The FSC's full statement follows:
Free Speech Coalition has dropped its formal opposition to California’s age-verification bill, AB 3080, after an amendment secured through months of discussions with the bill’s author was heard by the Senate Judiciary Committee.
The bill originally required platforms to age-verify using a government ID, a non-prepaid credit card, or a system of designated-adult accounts. The amendment, heard today in the Senate Committee on the Judiciary, adds additional options for compliance with the age-verification mandate:
(iv) Implementation of a system that does either of the following:
(I) Includes metadata or response headers identifying the product as sexually explicit to parental control software, embedded hardware applications, and other similar services designed to block, filter, monitor or otherwise prevent a minor’s access to inappropriate online content.
(II) Block users designated as minors by the operating system of the device used to access the website.
“The new language encourages compliance and acknowledges the work that the industry has done and will continue to do to prevent minors from accessing adult sites,” says Alison Boden, Executive Director of Free Speech Coalition. “We know that filters are far more effective at blocking adult content than platform-level verification, which has limited reach and is easily circumvented. We hope AB 3080 encourages device manufacturers to prioritize systems that can identify minor users so that adult sites can more effectively block them.”

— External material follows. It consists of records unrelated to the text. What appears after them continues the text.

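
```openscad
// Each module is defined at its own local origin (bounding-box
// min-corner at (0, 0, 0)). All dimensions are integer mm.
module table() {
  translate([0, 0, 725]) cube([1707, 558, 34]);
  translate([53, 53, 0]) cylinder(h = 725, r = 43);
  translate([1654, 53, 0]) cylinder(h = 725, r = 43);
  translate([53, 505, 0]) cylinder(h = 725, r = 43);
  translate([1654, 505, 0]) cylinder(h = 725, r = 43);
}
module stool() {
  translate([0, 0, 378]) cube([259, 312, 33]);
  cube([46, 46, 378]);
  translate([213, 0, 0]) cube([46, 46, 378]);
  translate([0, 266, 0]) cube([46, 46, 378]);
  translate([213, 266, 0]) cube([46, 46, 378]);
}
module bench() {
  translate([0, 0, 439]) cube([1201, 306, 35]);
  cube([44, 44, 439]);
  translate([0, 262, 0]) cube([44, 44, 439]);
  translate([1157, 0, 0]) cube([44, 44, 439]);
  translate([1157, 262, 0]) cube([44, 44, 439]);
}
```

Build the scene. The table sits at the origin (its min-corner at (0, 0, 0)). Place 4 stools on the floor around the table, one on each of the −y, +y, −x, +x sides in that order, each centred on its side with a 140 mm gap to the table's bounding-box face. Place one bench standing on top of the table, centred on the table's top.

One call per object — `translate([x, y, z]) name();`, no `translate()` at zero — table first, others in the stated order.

table();
translate([724, -452, 0]) stool();
translate([724, 698, 0]) stool();
translate([-399, 123, 0]) stool();
translate([1847, 123, 0]) stool();
translate([253, 126, 759]) bench();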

This means that adult sites do not need to perform expensive and invasive age verification on Californians if they identify pages containing explicit content with a meta tag (or http response header) identifies it as such: or
The committee introduced additional amendments shifting enforcement to the state attorney general, rather than local prosecutors, and delaying the effective date until January 1, 2027.
“While we still have concerns about some of the law’s provisions, we’ve formally withdrawn our opposition in response to the inclusion of the amendment,” says Boden. “We thank the bill’s author, Asm. Juan Alanis, his staff, and the members of the Senate Committee on the Judiciary for working with us to address our concerns and providing a solution that respects the rights of legal adult businesses and the privacy of consumers.”